See Server installation.

After a successful deployment, make sure that:

  • The Casdoor server is running on http://localhost:8000.
  • Open your favorite browser and visit http://localhost:7001 to see the login page of Casdoor.
  • Test the login functionality by entering admin and 123.

Implement a Casdoor-based login in your app with the following steps.

Deploy MinIO: MinIO quickstart. Install the mc client: MinIO mc.

Step 2: Configure Casdoor Application

  1. Create a new Casdoor application or use an existing one.

  2. Add your redirect URL. Casdoor Application Setting

  3. Add the provider you want and provide any necessary settings.

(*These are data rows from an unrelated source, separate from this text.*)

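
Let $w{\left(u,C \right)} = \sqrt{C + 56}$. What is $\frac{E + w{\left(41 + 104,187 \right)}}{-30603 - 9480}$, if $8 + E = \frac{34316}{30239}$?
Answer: $\frac{207596}{1212069837} - \frac{3 \sqrt{3}}{13361} \approx -0.00021763$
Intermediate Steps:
$E = - \frac{207596}{30239}$ ($E = -8 + \frac{34316}{30239} = - \frac{207596}{30239} \approx -6.8652$)
$w{\left(u,C \right)} = \sqrt{56 + C}$
$\frac{E + w{\left(41 + 104,187 \right)}}{-30603 - 9480} = \frac{- \frac{207596}{30239} + \sqrt{56 + 187}}{-30603 - 9480} = \frac{- \frac{207596}{30239} + \sqrt{243}}{-40083} = \left(- \frac{207596}{30239} + 9 \sqrt{3}\right) \left(- \frac{1}{40083}\right) = \frac{207596}{1212069837} - \frac{3 \sqrt{3}}{13361}$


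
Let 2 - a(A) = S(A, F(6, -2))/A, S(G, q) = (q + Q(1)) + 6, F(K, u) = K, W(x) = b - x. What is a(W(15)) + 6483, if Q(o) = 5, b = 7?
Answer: 51897/8 ≈ 6487.1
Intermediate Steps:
W(x) = 7 - x
S(G, q) = 11 + q (S(G, q) = (q + 5) + 6 = (5 + q) + 6 = 11 + q)
a(A) = 2 - 17/A (a(A) = 2 - (11 + 6)/A = 2 - 17/A)
a(W(15)) + 6483 = (2 - 17/(7 - 1*15)) + 6483 = (2 - 17/(7 - 15)) + 6483 = (2 - 17/(-8)) + 6483 = (2 - 17*(-⅛)) + 6483 = (2 + 17/8) + 6483 = 33/8 + 6483 = 51897/8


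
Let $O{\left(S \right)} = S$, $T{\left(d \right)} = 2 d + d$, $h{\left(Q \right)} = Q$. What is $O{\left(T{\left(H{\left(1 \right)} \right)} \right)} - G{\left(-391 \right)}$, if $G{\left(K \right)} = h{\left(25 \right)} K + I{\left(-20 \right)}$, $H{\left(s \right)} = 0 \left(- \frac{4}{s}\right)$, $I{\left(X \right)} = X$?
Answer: $9795$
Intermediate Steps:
$H{\left(s \right)} = 0$
$G{\left(K \right)} = -20 + 25 K$ ($G{\left(K \right)} = 25 K - 20 = -20 + 25 K$)
$T{\left(d \right)} = 3 d$
$O{\left(T{\left(H{\left(1 \right)} \right)} \right)} - G{\left(-391 \right)} = 3 \cdot 0 - \left(-20 + 25 \left(-391\right)\right) = 0 - \left(-20 - 9775\right) = 0 - -9795 = 0 + 9795 = 9795$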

    Note Client ID and Client secret for the next step. OIDC discovery: http://<CASDOOR_HOSTNAME>/.well-known/openid-configuration.

  4. This step is necessary for MinIO. As MinIO needs to use a claim attribute in JWT for its policy, you should configure it in Casdoor as well. Currently, Casdoor uses tag as a workaround for configuring MinIO's policy.

    MinIO Policy Setting

    See MinIO policy-based access control for supported policies.

Step 3: Configure MinIO

Start a MinIO server, for example:

export MINIO_ROOT_USER=minio
export MINIO_ROOT_PASSWORD=minio123
minio server /mnt/export

Use --console-address to set the console address and port.

Next, add a service alias using the MinIO client mc.

mc alias set myminio <Your console address> minio minio123

Now, configure the OpenID Connect of MinIO. For Casdoor, the command will be:

mc admin config set myminio identity_openid config_url="http://CASDOOR_HOSTNAME/.well-known/openid-configuration" client_id=<client id> client_secret=<client secret> claim_name="tag"

See the MinIO OpenID identity management docs for more parameters.

Once successfully set, restart the MinIO instance.

mc admin service restart myminio

Step 4: Try the demo!

Now, open your MinIO console in the browser and click on Login with SSO.

You are redirected to the Casdoor login page; after sign-in, back to MinIO and logged in. You then see the buckets and objects available to you.

caution

If the Casdoor frontend and backend use different ports, the redirect may hit the backend and show 404. Point the redirect URL to the frontend port so the login page loads correctly.